Landlubber jeans, a 1960s brand of hip-hugging bell bottoms in which your bellybutton and everything else stuck out, making you look and feel incredibly groovy, are being reintroduced into department stores.

This portentous development parallels a revival of '60s styles of all kinds, providing proof of the cyclical nature of fashion and questionable taste.

"No one wants to believe it, because the look, the way we remember it, was so hideous," said Marshall Bank, a licensing agent who helped arrange the revival of the Landlubber label. "If you put on a pair," he added, referring to the original style, "you may want to kill it."

But there's no need to get violent. Aging rock stars and middle-aged flower children are not the market for this revival. Besides, most people from that era now wear a 38 waist (on a good day). The new Landlubber jeans are meant for a generation that has never worn bell bottoms, let alone seen Jimi Hendrix play the national anthem with his teeth.

Young rock stars like the Stone Roses, Taylor Dayne, and Lenny Kravitz have set things in motion by wearing bell bottoms on MTV. The actress Lisa Bonet wore a pair of striped bell bottoms on "The Cosby Show" last season.

"There are kids taking their parents' bell bottoms and wearing them," Bank said. "That's the only place they can get them."

At its peak in the mid-1970s, Landlubber had retail sales of about $100 million. Since 1979, however, no Landlubber products have been made in this country, although some have been manufactured overseas.

Throughout the 1980s, business was dormant, as Landlubber and other manufacturers sang the "Bell-Bottom Blues." (Legend has it that Eric Clapton composed that song after being unable to find a pair of Landlubber jeans in his size at a Florida clothing store.) America had become a Levi's 501 (straight leg) and Guess (modified peg leg) kind of place.

The new Landlubbers are manufactured by Old Boy Network in Greensboro, N.C., under a license agreement from Hoffman Apparel, which owns the rights to the Landlubber name.
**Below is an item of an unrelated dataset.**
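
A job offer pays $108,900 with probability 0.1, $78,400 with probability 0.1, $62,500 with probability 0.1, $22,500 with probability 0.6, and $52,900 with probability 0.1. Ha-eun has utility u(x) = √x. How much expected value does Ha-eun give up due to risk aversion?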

Landlubbers, which were originally distributed to Army-Navy retail stores in unisex sizes, have been redesigned. They are no longer as low-rise and as hip-hugging. They are also not as wide at the bottom or the knee; none of that "elephant bell" look that represented the last evolution of the bell bottom in the late 1970s. Some styles even have pleated fronts.

Landlubbers' modified bell bottoms for the '90s will be sold at Macy's, Canal Jeans, Trash & Vaudeville and Bloomingdale's (which also had a bell-bottom bodysuit by Tapemeasure in its Lexington Avenue windows recently). The jeans also will be available at Belk stores in Raleigh, N.C., this fall, and may be sold at other Belk-owned stores in Virginia and the Carolinas, said Caren Weiss of Landlubber.

The original Landlubbers cost $7 to $10 in 1964. Today, at about $42, they are just another one of those things you never should have thrown out.

Staff writer Tracie Fellers contributed information to this story.